In Which We Start Picking On The New President Already

The lineup for the Bush administration's inaugural parade has been released, and already we're seeing the old-boy network in action. Towards the bottom of the list we see that the parade will feature "Star the Clown, Texas."

Isn't it an interesting coincidence that the single, solitary clown in the inaugural parade is a Texas clown? Can the President-elect say, in all honesty, that Star the Clown is the best clown for the job? Even based on the meager information we have, it wouldn't seem so. Up until the previous Bush administration, it was a requirement that all federal clown funds go only to "entertainers whose names are prefixed by the word 'Mister,' suffixed by the letter 'o,' or involve a humorous misspelling involving the letter 'k.'" This proud American tradition gave us many excellent Clown Laureates such as "Mr. Tumbles," "Mr. Bumpo," "Rainbo K. Krazy," and "Spiro Agnew." Isn't it interesting, then, that the President-elect's own father instituted the very deregulation that allows the inaugural parade to feature a clown with the inexplicably prosaic name of "Star"?

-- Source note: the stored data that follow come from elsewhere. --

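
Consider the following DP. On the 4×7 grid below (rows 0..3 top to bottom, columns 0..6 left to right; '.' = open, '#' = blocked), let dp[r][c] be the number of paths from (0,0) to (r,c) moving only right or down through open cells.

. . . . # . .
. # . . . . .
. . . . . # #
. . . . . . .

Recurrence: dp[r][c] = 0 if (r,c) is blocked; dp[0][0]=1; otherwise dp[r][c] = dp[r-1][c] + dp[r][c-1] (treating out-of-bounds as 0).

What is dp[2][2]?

r\c   0   1   2   3   4   5   6
  0   1   1   1   1   0   0   0
  1   1   0   1   2   2   2   2
  2   1   1   2   4   6   0   0
  3   1   2   4   8  14  14  14

2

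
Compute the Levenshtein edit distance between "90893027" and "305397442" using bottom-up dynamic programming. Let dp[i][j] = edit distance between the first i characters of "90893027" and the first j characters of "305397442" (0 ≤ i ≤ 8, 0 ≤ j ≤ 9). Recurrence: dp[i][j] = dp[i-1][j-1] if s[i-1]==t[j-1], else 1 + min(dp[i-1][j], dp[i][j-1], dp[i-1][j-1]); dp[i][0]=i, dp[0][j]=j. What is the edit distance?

   ''  3  0  5  3  9  7  4  4  2
''  0  1  2  3  4  5  6  7  8  9
 9  1  1  2  3  4  4  5  6  7  8
 0  2  2  1  2  3  4  5  6  7  8
 8  3  3  2  2  3  4  5  6  7  8
 9  4  4  3  3  3  3  4  5  6  7
 3  5  4  4  4  3  4  4  5  6  7
 0  6  5  4  5  4  4  5  5  6  7
 2  7  6  5  5  5  5  5  6  6  6
 7  8  7  6  6  6  6  5  6  7  7

7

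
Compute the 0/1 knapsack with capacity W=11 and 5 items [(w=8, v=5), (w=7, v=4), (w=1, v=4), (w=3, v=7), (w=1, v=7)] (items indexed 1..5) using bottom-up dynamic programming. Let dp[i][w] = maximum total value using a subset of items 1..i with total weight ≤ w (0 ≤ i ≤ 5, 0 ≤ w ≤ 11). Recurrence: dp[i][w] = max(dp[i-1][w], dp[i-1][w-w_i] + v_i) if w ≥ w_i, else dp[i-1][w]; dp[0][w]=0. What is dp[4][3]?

i\w   0   1   2   3   4   5   6   7   8   9  10  11
  0   0   0   0   0   0   0   0   0   0   0   0   0
  1   0   0   0   0   0   0   0   0   5   5   5   5
  2   0   0   0   0   0   0   0   4   5   5   5   5
  3   0   4   4   4   4   4   4   4   8   9   9   9
  4   0   4   4   7  11  11  11  11  11  11  11  15
  5   0   7  11  11  14  18  18  18  18  18  18  18

7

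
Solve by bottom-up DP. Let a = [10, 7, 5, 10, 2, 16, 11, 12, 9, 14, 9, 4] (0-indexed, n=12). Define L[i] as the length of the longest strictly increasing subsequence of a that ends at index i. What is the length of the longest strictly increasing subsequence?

5

   i    0    1    2    3    4    5    6    7    8    9   10   11
a[i]   10    7    5   10    2   16   11   12    9   14    9    4
L[i]    1    1    1    2    1    3    3    4    2    5    2    2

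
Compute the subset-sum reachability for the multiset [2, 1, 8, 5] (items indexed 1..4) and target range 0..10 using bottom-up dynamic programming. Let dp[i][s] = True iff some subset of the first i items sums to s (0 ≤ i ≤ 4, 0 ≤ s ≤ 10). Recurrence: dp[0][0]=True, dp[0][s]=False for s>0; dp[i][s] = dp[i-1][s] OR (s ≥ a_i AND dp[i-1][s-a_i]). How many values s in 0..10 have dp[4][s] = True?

i\s   0   1   2   3   4   5   6   7   8   9  10
  0   T   F   F   F   F   F   F   F   F   F   F
  1   T   F   T   F   F   F   F   F   F   F   F
  2   T   T   T   T   F   F   F   F   F   F   F
  3   T   T   T   T   F   F   F   F   T   T   T
  4   T   T   T   T   F   T   T   T   T   T   T

10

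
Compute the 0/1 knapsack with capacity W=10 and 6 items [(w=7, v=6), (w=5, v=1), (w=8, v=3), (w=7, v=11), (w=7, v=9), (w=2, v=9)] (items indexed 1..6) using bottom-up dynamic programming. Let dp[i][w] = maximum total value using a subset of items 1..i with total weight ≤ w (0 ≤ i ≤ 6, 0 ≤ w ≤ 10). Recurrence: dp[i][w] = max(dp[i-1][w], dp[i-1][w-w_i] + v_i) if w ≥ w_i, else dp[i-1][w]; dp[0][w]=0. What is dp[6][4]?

9

i\w   0   1   2   3   4   5   6   7   8   9  10
  0   0   0   0   0   0   0   0   0   0   0   0
  1   0   0   0   0   0   0   0   6   6   6   6
  2   0   0   0   0   0   1   1   6   6   6   6
  3   0   0   0   0   0   1   1   6   6   6   6
  4   0   0   0   0   0   1   1  11  11  11  11
  5   0   0   0   0   0   1   1  11  11  11  11
  6   0   0   9   9   9   9   9  11  11  20  20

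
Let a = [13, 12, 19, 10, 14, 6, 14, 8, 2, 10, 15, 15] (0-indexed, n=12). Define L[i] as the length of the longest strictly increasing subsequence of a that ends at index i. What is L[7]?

   i    0    1    2    3    4    5    6    7    8    9   10   11
a[i]   13   12   19   10   14    6   14    8    2   10   15   15
L[i]    1    1    2    1    2    1    2    2    1    3    4    4

2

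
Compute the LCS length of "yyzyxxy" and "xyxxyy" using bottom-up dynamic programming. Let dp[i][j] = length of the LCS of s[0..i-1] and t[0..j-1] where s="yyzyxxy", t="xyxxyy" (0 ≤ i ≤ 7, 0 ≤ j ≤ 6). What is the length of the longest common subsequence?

4

   ''  x  y  x  x  y  y
''  0  0  0  0  0  0  0
 y  0  0  1  1  1  1  1
 y  0  0  1  1  1  2  2
 z  0  0  1  1  1  2  2
 y  0  0  1  1  1  2  3
 x  0  1  1  2  2  2  3
 x  0  1  1  2  3  3  3
 y  0  1  2  2  3  4  4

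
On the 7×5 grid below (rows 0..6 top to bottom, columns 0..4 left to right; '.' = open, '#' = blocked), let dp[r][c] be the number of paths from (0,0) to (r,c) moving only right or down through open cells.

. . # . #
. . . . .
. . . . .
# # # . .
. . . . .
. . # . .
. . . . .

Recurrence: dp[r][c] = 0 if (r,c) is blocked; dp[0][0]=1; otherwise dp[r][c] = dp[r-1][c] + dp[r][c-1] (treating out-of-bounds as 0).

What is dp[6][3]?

7

r\c   0   1   2   3   4
  0   1   1   0   0   0
  1   1   2   2   2   2
  2   1   3   5   7   9
  3   0   0   0   7  16
  4   0   0   0   7  23
  5   0   0   0   7  30
  6   0   0   0   7  37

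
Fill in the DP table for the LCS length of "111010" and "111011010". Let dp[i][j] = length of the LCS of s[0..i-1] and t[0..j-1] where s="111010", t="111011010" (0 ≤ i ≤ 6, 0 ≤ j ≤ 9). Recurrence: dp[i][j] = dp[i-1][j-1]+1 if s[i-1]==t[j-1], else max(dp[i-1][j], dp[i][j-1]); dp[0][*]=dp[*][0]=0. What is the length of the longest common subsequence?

6

   ''  1  1  1  0  1  1  0  1  0
''  0  0  0  0  0  0  0  0  0  0
 1  0  1  1  1  1  1  1  1  1  1
 1  0  1  2  2  2  2  2  2  2  2
 1  0  1  2  3  3  3  3  3  3  3
 0  0  1  2  3  4  4  4  4  4  4
 1  0  1  2  3  4  5  5  5  5  5
 0  0  1  2  3  4  5  5  6  6  6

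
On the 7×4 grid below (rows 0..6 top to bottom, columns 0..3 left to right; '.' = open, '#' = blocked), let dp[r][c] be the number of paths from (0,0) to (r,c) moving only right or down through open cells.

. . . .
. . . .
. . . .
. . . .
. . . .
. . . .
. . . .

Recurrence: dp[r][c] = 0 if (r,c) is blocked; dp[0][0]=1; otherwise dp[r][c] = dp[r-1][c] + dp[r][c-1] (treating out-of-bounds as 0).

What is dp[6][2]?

r\c   0   1   2   3
  0   1   1   1   1
  1   1   2   3   4
  2   1   3   6  10
  3   1   4  10  20
  4   1   5  15  35
  5   1   6  21  56
  6   1   7  28  84

28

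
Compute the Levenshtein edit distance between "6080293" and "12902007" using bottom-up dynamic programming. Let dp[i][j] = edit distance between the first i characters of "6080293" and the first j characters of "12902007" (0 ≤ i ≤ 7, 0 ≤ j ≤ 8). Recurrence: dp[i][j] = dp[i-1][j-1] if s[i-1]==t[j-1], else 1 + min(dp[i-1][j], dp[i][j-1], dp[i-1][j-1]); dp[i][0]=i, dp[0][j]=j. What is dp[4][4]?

3

   ''  1  2  9  0  2  0  0  7
''  0  1  2  3  4  5  6  7  8
 6  1  1  2  3  4  5  6  7  8
 0  2  2  2  3  3  4  5  6  7
 8  3  3  3  3  4  4  5  6  7
 0  4  4  4  4  3  4  4  5  6
 2  5  5  4  5  4  3  4  5  6
 9  6  6  5  4  5  4  4  5  6
 3  7  7  6  5  5  5  5  5  6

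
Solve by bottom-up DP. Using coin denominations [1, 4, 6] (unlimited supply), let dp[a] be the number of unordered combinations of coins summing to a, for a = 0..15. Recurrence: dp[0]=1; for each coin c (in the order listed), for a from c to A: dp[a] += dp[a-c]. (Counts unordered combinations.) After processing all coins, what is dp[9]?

after  coin     0     1     2     3     4     5     6     7     8     9    10    11    12    13    14    15
          1     1     1     1     1     1     1     1     1     1     1     1     1     1     1     1     1
          4     1     1     1     1     2     2     2     2     3     3     3     3     4     4     4     4
          6     1     1     1     1     2     2     3     3     4     4     5     5     7     7     8     8

4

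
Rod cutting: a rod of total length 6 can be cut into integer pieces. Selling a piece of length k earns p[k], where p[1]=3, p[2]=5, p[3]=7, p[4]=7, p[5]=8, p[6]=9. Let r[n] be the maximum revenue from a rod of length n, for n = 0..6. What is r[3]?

9

   n    0    1    2    3    4    5    6
r[n]    0    3    6    9   12   15   18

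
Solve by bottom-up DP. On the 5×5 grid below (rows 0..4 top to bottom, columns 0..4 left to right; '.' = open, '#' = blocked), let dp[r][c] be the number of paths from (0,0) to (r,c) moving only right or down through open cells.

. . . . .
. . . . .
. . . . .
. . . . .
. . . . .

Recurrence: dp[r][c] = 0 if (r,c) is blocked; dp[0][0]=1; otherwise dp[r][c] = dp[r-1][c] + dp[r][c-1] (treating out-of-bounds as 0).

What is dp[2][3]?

10

r\c   0   1   2   3   4
  0   1   1   1   1   1
  1   1   2   3   4   5
  2   1   3   6  10  15
  3   1   4  10  20  35
  4   1   5  15  35  70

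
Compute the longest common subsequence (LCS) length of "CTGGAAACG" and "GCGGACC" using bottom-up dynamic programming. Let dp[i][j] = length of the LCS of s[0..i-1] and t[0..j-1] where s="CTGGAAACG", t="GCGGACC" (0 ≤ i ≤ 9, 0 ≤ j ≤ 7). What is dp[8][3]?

   ''  G  C  G  G  A  C  C
''  0  0  0  0  0  0  0  0
 C  0  0  1  1  1  1  1  1
 T  0  0  1  1  1  1  1  1
 G  0  1  1  2  2  2  2  2
 G  0  1  1  2  3  3  3  3
 A  0  1  1  2  3  4  4  4
 A  0  1  1  2  3  4  4  4
 A  0  1  1  2  3  4  4  4
 C  0  1  2  2  3  4  5  5
 G  0  1  2  3  3  4  5  5

2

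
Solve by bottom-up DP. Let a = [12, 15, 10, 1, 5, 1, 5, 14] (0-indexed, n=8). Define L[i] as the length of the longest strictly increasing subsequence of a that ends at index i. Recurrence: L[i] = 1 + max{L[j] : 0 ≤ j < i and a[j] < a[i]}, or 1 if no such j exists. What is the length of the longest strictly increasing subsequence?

   i    0    1    2    3    4    5    6    7
a[i]   12   15   10    1    5    1    5   14
L[i]    1    2    1    1    2    1    2    3

3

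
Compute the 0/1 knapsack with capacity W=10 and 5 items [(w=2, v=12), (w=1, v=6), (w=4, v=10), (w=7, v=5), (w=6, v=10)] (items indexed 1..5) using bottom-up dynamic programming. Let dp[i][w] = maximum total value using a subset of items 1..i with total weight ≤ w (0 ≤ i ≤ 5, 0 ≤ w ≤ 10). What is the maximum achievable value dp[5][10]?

i\w   0   1   2   3   4   5   6   7   8   9  10
  0   0   0   0   0   0   0   0   0   0   0   0
  1   0   0  12  12  12  12  12  12  12  12  12
  2   0   6  12  18  18  18  18  18  18  18  18
  3   0   6  12  18  18  18  22  28  28  28  28
  4   0   6  12  18  18  18  22  28  28  28  28
  5   0   6  12  18  18  18  22  28  28  28  28

28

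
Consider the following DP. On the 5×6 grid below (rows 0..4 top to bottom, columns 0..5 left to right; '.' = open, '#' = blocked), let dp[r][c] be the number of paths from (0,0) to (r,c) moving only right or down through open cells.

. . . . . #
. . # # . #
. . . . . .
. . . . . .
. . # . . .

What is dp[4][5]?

r\c   0   1   2   3   4   5
  0   1   1   1   1   1   0
  1   1   2   0   0   1   0
  2   1   3   3   3   4   4
  3   1   4   7  10  14  18
  4   1   5   0  10  24  42

42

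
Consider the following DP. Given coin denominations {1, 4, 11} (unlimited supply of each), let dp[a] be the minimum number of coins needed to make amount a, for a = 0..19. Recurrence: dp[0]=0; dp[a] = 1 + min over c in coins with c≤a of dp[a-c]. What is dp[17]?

 a  0  1  2  3  4  5  6  7  8  9 10 11 12 13 14 15 16 17 18 19
dp  0  1  2  3  1  2  3  4  2  3  4  1  2  3  4  2  3  4  5  3

4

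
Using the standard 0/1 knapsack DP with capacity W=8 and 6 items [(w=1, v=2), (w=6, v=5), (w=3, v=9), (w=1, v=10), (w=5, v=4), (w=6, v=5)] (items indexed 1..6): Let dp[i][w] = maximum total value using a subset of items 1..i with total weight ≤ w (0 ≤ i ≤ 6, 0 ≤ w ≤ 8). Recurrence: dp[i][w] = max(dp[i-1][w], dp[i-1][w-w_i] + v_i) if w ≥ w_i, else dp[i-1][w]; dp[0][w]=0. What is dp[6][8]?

21

i\w   0   1   2   3   4   5   6   7   8
  0   0   0   0   0   0   0   0   0   0
  1   0   2   2   2   2   2   2   2   2
  2   0   2   2   2   2   2   5   7   7
  3   0   2   2   9  11  11  11  11  11
  4   0  10  12  12  19  21  21  21  21
  5   0  10  12  12  19  21  21  21  21
  6   0  10  12  12  19  21  21  21  21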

I think it will seem far more likely to any unbiased observer that Star is a clown with connections. Even the most cursory background check reveals that Star the Clown has assembled more than a few balloon animals for George W. Bush. No doubt Bush has been very pleased with the over two-fifty in change pulled out of his ear and thrown into the campaign coffers over the years. And I, myself, have viewed footage of Star the Clown leaning over Governor Bush's shoulder, and whispering in barely-audible conspiratorial tones that Bush can have "whatever he wishes for" if the then-Governor agrees to "blow out the candles."

I think it's high time we demanded accountability in our leaders' kid-pleasing entertainment selections. Do we need another repeat of the Johnson Administration's "Amazing Astoundo Scandal" before we see the truth? Then, it took the sawing-in-half of several Labor leaders to make the public question the Executive Branch's choice of party magicians. Can we afford to make the same mistake now?

Please, write your congresspersons. Organize. Speak out. Or, if you must, sit on your couch and mutter. Do whatever it takes to stop this corrupt clown selection before our political process is turned into, I don't know, some sort of flashy, noisy traveling entertainment spectacle.